Dietrich lui ouvrit les bras et elle vint s’y blottir en titubant.
— Là, là, il faut que tu t’allonges.
Plongeant une main dans sa bourse, il en sortit son masque parfumé et se le plaqua sur le nez. Mais l’essence des fleurs s’était estompée, à moins que la puanteur ne fut trop forte.
Il la guida jusqu’au lit et songea en la sentant prendre appui sur lui qu’elle était déjà aussi légère qu’un esprit. Comme il est dans la nature de la terre de chercher le centre de la terre, il est dans la nature de l’air de chercher à gagner le ciel.
Gregor apparut sur le seuil.
— J’ai entendu crier… Ach, Dieu du Ciel !
Theresia se tourna vers lui.
— Entre, mon cher époux.
Mais Dietrich l’empêcha de faire demi-tour.
— Il faut t’allonger.
— Ja, ja, je suis si fatiguée. Raconte-moi une histoire, papa. L’histoire du nain et du géant.
— Gregor, allez chercher mon scalpel. Nettoyez-le au vinaigre et chauffez-le sur le feu, comme Ulf nous l’a appris. Dépêchez-vous.
Gregor s’appuya au montant de la porte et se passa une main sur les joues. Il leva les yeux.
— Le scalpel. Ja, doch. Tout de suite. (Il hésita.) Est-ce qu’elle va… ?
— Je ne sais pas.
Gregor s’en fut et Dietrich étendit Theresia sur sa paillasse.
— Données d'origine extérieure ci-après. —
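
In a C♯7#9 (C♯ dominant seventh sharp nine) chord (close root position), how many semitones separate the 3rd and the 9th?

11

C♯ dominant seventh sharp nine is spelled C♯, E♯, G♯, B, D𝄪.
E♯ to D𝄪 is a major seventh: 11 semitones.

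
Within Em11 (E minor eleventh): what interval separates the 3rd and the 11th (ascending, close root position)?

Em11: E-G-B-D-F#-A.
So we need the interval from G up to A.
G up to A spans 9 letter names and 14 semitones — a major ninth.

major ninth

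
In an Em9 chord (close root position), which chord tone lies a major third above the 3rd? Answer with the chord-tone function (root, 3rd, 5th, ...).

Emin9 is spelled E-G-B-D-F♯.
The 3rd is G. A major third above G is B.
B is the chord's 5th.

5th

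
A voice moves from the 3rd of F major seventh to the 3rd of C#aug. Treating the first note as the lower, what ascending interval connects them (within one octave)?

F major seventh has A as its 3rd, and C#aug has E# as its 3rd.
From A to E#: 8 semitones over a fifth = augmented.

augmented 5th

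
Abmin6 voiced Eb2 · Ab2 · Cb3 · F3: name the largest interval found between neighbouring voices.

Adjacent intervals: Eb2→Ab2 = perfect fourth; Ab2→Cb3 = minor third; Cb3→F3 = augmented fourth.
The largest is Cb3 to F3, an augmented fourth (6 semitones).

augmented fourth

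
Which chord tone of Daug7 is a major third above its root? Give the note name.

Spelling the chord: D F# A# C.
The root is D. A major third above D is F#.
F# is the chord's 3rd.

F#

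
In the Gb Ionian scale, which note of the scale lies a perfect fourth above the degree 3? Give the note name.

Eb

The scale is Gb Ab Bb Cb Db Eb F.
The degree 3 is Bb; a perfect fourth above that is Eb — scale degree 6.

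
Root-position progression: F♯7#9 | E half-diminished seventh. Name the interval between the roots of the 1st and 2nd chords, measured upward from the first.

The roots are F♯ and E.
7 letter names make it a seventh; at 10 semitones (a half step narrower than major) the quality is minor.

minor seventh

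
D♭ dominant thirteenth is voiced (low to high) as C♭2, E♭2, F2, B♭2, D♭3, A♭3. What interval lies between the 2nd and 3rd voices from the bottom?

major second

Those voices are E♭2 and F2.
Counting 2 letters and 2 half steps from E♭ gives a major second.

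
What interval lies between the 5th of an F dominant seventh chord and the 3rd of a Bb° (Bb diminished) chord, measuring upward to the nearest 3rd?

F dominant seventh has C as its 5th, and Bb° (Bb diminished) has Db as its 3rd.
C up to Db is 1 semitone, a half step narrower than a major second, so the interval is minor.

m2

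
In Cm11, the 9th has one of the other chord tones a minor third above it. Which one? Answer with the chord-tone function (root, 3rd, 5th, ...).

The chord tones of C minor eleventh are C–Eb–G–Bb–D–F.
The 9th is D. A minor third above D is F.
F is the chord's 11th.

11th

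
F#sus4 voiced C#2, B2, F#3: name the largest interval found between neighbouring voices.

minor seventh

Adjacent intervals: C#2→B2 = minor seventh; B2→F#3 = perfect fifth.
The largest is C#2 to B2, a minor seventh (10 semitones).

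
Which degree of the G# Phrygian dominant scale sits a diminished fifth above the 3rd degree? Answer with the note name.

F#

The scale is G# A B# C# D# E F#.
The 3rd degree is B#; a diminished fifth above that is F# — scale degree 7.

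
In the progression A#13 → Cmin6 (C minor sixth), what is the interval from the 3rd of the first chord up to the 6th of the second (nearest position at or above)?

A#13 has C## as its 3rd, and Cmin6 (C minor sixth) has A as its 6th.
C## up to A is 7 semitones, a whole step narrower than a major sixth, so the interval is diminished.

diminished 6th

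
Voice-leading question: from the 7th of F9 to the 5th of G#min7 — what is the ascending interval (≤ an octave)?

augmented 7th

The 7th of F9 is Eb; the 5th of G#min7 is D#.
Eb up to D# is 12 semitones, a half step wider than a major seventh, so the interval is augmented.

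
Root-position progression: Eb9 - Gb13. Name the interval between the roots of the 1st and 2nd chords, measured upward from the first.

The roots are Eb and Gb.
Eb up to Gb is 3 semitones, a half step narrower than a major third, so the interval is minor.

minor third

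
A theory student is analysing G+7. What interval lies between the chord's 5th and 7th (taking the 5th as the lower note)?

The chord tones of G7#5 are G, B, D#, F.
5th = D#; 7th = F.
From D# to F: 2 semitones over a third = diminished.

diminished 3rd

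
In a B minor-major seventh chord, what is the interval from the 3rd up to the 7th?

A5

The chord tones of Bm(maj7) (B minor-major seventh) are B-D-F♯-A♯.
The 3rd is D and the 7th is A♯.
D up to A♯ is 8 semitones, a half step wider than a perfect fifth, so the interval is augmented.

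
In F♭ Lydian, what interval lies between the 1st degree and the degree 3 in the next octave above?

F♭ lydian: F♭ G♭ A♭ B♭ C♭ D♭ E♭.
1st degree = F♭; degree 3 (up an octave) = A♭.
F♭ up to A♭ spans 10 letter names and 16 semitones — a major tenth.

major tenth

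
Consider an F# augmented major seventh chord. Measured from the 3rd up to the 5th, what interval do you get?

major third

The chord tones of F#maj7#5 are F# A# C## E#.
3rd = A#; 5th = C##.
From A# to C## is 4 semitones, exactly the major third.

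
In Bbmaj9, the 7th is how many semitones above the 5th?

4

Bbmaj9 (Bb major ninth): Bb D F A C.
F to A is a major third: 4 semitones.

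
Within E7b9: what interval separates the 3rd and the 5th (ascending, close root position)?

minor third

E7b9 is spelled E-G♯-B-D-F.
The 3rd is G♯ and the 5th is B.
G♯ up to B is 3 semitones, a half step narrower than a major third, so the interval is minor.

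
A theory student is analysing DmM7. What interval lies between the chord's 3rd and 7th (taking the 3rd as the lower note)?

augmented fifth

D minor-major seventh: D-F-A-C#.
So we need the interval from F up to C#.
F up to C# is 8 semitones, a half step wider than a perfect fifth, so the interval is augmented.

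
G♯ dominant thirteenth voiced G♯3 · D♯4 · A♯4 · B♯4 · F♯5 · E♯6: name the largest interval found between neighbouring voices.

Adjacent intervals: G♯3→D♯4 = perfect fifth; D♯4→A♯4 = perfect fifth; A♯4→B♯4 = major second; B♯4→F♯5 = diminished fifth; F♯5→E♯6 = major seventh.
The largest is F♯5 to E♯6, a major seventh (11 semitones).

major seventh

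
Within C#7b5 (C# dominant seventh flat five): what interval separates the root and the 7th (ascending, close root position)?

The chord tones of C#7b5 (C# dominant seventh flat five) are C# E# G B.
The root is C# and the 7th is B.
C# up to B is 10 semitones, a half step narrower than a major seventh, so the interval is minor.

minor seventh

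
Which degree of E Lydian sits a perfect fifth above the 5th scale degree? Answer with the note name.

The scale is E F# G# A# B C# D#.
The 5th scale degree is B; a perfect fifth above that is F# — scale degree 2.

F#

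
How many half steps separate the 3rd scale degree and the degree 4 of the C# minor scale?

The scale is C# D# E F# G# A B.
E up to F# is a major second — 2 semitones.

2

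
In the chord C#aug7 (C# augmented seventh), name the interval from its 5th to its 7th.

C# augmented seventh: C# E# G## B.
5th = G##; 7th = B.
From G## to B: 2 semitones over a third = diminished.

d3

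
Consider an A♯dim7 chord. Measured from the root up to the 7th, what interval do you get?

A♯dim7 (A♯ diminished seventh): A♯ C♯ E G.
The root is A♯ and the 7th is G.
7 letter names make it a seventh; at 9 semitones (a whole step narrower than major) the quality is diminished.

diminished seventh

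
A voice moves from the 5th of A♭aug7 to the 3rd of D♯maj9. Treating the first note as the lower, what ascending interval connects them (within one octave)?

augmented 2nd

The 5th of A♭aug7 is E; the 3rd of D♯maj9 is F𝄪.
2 letter names make it a second; at 3 semitones (a half step wider than major) the quality is augmented.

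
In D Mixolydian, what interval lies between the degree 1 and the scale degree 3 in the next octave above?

major tenth

The scale runs D E F# G A B C.
That puts D below F#.
From D to F# is 16 semitones, exactly the major tenth.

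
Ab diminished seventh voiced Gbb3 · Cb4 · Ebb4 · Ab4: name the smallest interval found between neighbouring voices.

minor 3rd

Adjacent intervals: Gbb3→Cb4 = augmented fourth; Cb4→Ebb4 = minor third; Ebb4→Ab4 = augmented fourth.
The smallest is Cb4 to Ebb4, a minor third (3 semitones).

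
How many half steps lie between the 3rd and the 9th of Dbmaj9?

The chord tones of Dbmaj9 are Db F Ab C Eb.
F to Eb is a minor seventh: 10 semitones.

10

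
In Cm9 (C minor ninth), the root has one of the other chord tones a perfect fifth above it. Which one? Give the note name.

G

Cm9: C E♭ G B♭ D.
The root is C. A perfect fifth above C is G.
G is the chord's 5th.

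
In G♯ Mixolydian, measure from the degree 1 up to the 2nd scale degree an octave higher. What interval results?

major 9th

Spelling G♯ Mixolydian: G♯ A♯ B♯ C♯ D♯ E♯ F♯.
Degree 1 = G♯; scale degree 2 (up an octave) = A♯.
From G♯ to A♯ is 14 semitones, exactly the major ninth.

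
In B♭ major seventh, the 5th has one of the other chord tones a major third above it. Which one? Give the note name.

A

The chord tones of B♭Δ7 (B♭ major seventh) are B♭–D–F–A.
The 5th is F. A major third above F is A.
A is the chord's 7th.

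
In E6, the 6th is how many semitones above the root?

9

The chord tones of E major sixth are E-G♯-B-C♯.
E to C♯ is a major sixth: 9 semitones.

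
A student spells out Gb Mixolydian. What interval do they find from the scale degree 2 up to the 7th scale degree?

Spelling Gb Mixolydian: Gb Ab Bb Cb Db Eb Fb.
So we need the interval from Ab up to Fb.
6 letter names make it a sixth; at 8 semitones (a half step narrower than major) the quality is minor.

minor sixth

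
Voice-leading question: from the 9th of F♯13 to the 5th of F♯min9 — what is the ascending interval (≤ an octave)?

perfect fourth

F♯13 has G♯ as its 9th, and F♯min9 has C♯ as its 5th.
G♯ up to C♯ spans 4 letter names and 5 semitones — a perfect fourth.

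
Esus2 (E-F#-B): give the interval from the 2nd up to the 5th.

perfect fourth

2nd = F#; 5th = B.
F# up to B spans 4 letter names and 5 semitones — a perfect fourth.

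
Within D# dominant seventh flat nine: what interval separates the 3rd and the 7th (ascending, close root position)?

diminished fifth

The chord tones of D#7b9 (D# dominant seventh flat nine) are D#, F##, A#, C#, E.
3rd = F##; 7th = C#.
From F## to C#: 6 semitones over a fifth = diminished.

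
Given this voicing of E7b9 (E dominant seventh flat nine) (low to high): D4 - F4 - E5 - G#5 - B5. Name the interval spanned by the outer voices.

major 13th

The outer voices are D4 and B5.
Counting 13 letters and 21 half steps from D gives a major thirteenth.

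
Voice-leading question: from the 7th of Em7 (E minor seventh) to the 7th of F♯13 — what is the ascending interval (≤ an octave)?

The 7th of Em7 (E minor seventh) is D; the 7th of F♯13 is E.
D up to E spans 2 letter names and 2 semitones — a major second.

major second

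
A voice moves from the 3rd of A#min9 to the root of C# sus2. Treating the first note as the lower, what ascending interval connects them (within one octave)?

The 3rd of A#min9 is C#; the root of C# sus2 is C#.
Counting 1 letters and 0 half steps from C# gives a perfect unison.

perfect 1st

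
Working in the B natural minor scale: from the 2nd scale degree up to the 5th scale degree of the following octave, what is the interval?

The scale runs B C♯ D E F♯ G A.
That puts C♯ below F♯.
Counting 11 letters and 17 half steps from C♯ gives a perfect eleventh.

perfect eleventh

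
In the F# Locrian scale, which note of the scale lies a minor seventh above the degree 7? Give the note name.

D

The scale is F# G A B C D E.
The degree 7 is E; a minor seventh above that is D — scale degree 6.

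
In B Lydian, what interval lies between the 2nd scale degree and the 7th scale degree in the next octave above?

major thirteenth

B lydian: B C# D# E# F# G# A#.
That puts C# below A#.
C# up to A# spans 13 letter names and 21 semitones — a major thirteenth.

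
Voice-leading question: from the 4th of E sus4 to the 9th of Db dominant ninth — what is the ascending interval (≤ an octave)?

E sus4 has A as its 4th, and Db dominant ninth has Eb as its 9th.
A up to Eb is 6 semitones, a half step narrower than a perfect fifth, so the interval is diminished.

diminished fifth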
Il lui plaça une couverture pliée sous la tête en guise d’oreiller.
— Je dois voir si tu as des pustules, dit-il.
— Je suis malade ?
— Nous allons voir.
— C’est la peste ?
Dietrich ne répondit pas mais releva la chemise trempée de sueur.
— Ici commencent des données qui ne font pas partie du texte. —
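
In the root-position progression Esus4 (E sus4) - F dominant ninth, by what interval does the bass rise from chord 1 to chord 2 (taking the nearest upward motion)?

The roots are E and F.
From E to F: 1 semitone over a second = minor.

minor second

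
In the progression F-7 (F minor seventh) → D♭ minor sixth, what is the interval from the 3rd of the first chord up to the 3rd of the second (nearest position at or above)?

F-7 (F minor seventh) has A♭ as its 3rd, and D♭ minor sixth has F♭ as its 3rd.
A♭ up to F♭ is 8 semitones, a half step narrower than a major sixth, so the interval is minor.

minor 6th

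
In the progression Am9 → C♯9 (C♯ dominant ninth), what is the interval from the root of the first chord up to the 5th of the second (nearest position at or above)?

Am9 has A as its root, and C♯9 (C♯ dominant ninth) has G♯ as its 5th.
A up to G♯ spans 7 letter names and 11 semitones — a major seventh.

M7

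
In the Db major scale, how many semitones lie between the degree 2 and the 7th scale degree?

9

The scale is Db Eb F Gb Ab Bb C.
Eb up to C is a major sixth — 9 semitones.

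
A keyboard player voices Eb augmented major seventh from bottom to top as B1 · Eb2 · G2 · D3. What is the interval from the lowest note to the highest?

The outer voices are B1 and D3.
B up to D is 15 semitones, a half step narrower than a major tenth, so the interval is minor.

minor tenth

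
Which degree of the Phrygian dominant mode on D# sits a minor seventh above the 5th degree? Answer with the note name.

The scale is D# E F## G# A# B C#.
The 5th degree is A#; a minor seventh above that is G# — scale degree 4.

G#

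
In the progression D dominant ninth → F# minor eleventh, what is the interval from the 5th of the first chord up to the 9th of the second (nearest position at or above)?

major 7th

D dominant ninth has A as its 5th, and F# minor eleventh has G# as its 9th.
From A to G# is 11 semitones, exactly the major seventh.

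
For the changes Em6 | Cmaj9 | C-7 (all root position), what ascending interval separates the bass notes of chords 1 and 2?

minor 6th

The roots are E and C.
6 letter names make it a sixth; at 8 semitones (a half step narrower than major) the quality is minor.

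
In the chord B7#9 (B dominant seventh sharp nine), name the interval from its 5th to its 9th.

B dominant seventh sharp nine: B–D#–F#–A–C##.
That puts F# below C##.
5 letter names make it a fifth; at 8 semitones (a half step wider than perfect) the quality is augmented.

augmented fifth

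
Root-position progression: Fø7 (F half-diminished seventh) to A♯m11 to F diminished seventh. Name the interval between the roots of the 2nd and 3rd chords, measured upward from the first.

The roots are A♯ and F.
6 letter names make it a sixth; at 7 semitones (a whole step narrower than major) the quality is diminished.

d6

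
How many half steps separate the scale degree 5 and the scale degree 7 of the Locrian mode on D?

The scale is D Eb F G Ab Bb C.
Ab up to C is a major third — 4 semitones.

4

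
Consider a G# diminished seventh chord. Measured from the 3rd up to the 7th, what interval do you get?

diminished fifth

G#°7 (G# diminished seventh) is spelled G#-B-D-F.
That puts B below F.
5 letter names make it a fifth; at 6 semitones (a half step narrower than perfect) the quality is diminished.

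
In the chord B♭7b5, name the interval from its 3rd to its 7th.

B♭7b5 (B♭ dominant seventh flat five) is spelled B♭, D, F♭, A♭.
So we need the interval from D up to A♭.
D up to A♭ is 6 semitones, a half step narrower than a perfect fifth, so the interval is diminished.

diminished 5th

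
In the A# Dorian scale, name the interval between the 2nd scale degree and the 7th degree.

Spelling the A# Dorian scale: A# B# C# D# E# F## G#.
So we need the interval from B# up to G#.
6 letter names make it a sixth; at 8 semitones (a half step narrower than major) the quality is minor.

minor sixth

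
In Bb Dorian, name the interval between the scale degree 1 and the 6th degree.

major 6th

Spelling Bb Dorian: Bb C Db Eb F G Ab.
So we need the interval from Bb up to G.
From Bb to G is 9 semitones, exactly the major sixth.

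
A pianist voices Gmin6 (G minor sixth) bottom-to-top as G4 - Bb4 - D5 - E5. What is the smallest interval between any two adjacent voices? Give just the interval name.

major 2nd

Adjacent intervals: G4→Bb4 = minor third; Bb4→D5 = major third; D5→E5 = major second.
The smallest is D5 to E5, a major second (2 semitones).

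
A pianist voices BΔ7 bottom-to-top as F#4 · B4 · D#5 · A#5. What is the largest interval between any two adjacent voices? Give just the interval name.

Adjacent intervals: F#4→B4 = perfect fourth; B4→D#5 = major third; D#5→A#5 = perfect fifth.
The largest is D#5 to A#5, a perfect fifth (7 semitones).

perfect fifth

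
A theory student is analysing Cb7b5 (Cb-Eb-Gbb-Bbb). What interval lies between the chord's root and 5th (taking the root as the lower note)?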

Le bubon était niché au creux de son ventre, gros, noir et enflé, tel un crapaud malin. Bien plus gros que celui d’Everard lorsqu’il l’avait percé. Il ne datait sûrement pas de cette nuit. Quand la maladie se révélait foudroyante, ses victimes succombaient avant même que les pustules ne soient apparues. Non, s’il fallait en croire son expérience, celle-ci avait crû plusieurs jours durant.
Gregor entra précipitamment, s’accroupit à ses côtés et, après lui avoir tendu le scalpel encore chaud, s’empara de la main de Theresia.
— Schatzi, dit-il.
La jeune femme avait fermé les yeux. Elle les rouvrit et fixa Dietrich d’un air grave.
— Est-ce que je vais mourir ?
— Pas encore. J’ai besoin de percer ton bubon. Cela va te faire très mal et je n’ai plus d’éponges.
Theresa sourit et, en voyant un filet de sang couler à la commissure de ses lèvres, Dietrich repensa à l’histoire du loup-garou de Freudenstadt. Gregor avait trouvé un linge et il épongeait doucement le sang, en vain car celui-ci ne cessait de suinter de ses lèvres.
— J’ai peur de la voir ouvrir la bouche, confia-t-il d’une voix tendue. J’ai l’impression que la vie va la fuir.
Dietrich s’assit sur les jambes de Theresia pour l’empêcher de se débattre.
— Gregor, tenez-lui les bras et les épaules.
Il approcha le scalpel de la pustule noire. À peine la lame eut-elle effleuré le tégument dur et luisant que Theresia se mit à hurler :
— Sancta Maria Virginia, ora pro feminis !
Ses jambes furent saisies de violents soubresauts, et Dietrich faillit être désarçonné. Gregor serra les dents pour ne pas la lâcher.
Dietrich poussa plus fort pour rompre la peau, une manœuvre dont il avait hélas pris l’habitude. J’arrive trop tard, se dit-il. Le bubon est trop avancé. Il était gros comme une pomme et d’une sinistre couleur bleu nuit.
— Hier, elle semblait en parfaite santé, dit Gregor. Je vous le jure.
Dietrich le croyait. Elle avait dissimulé les signes du mal, redoutant de s’allonger parmi les démons. Quelle terreur était-ce donc là, plus forte encore que la peur d’une mort horrible ? Ne crains pas, commandait le Seigneur, mais pourquoi l’homme n’aurait-il pas violé ce commandement en plus de tous les autres ?
La peau de Theresia se fendit, laissant échapper un ichor jaune et puant, qui macula ses cuisses et aspergea la paille de son matelas. Elle ne cessait de hurler et d’invoquer la Vierge.
Dietrich trouva une autre pustule, bien plus petite, en haut de la cuisse. Il la perça plus vite que la première et la vida de son pus avec un tissu propre.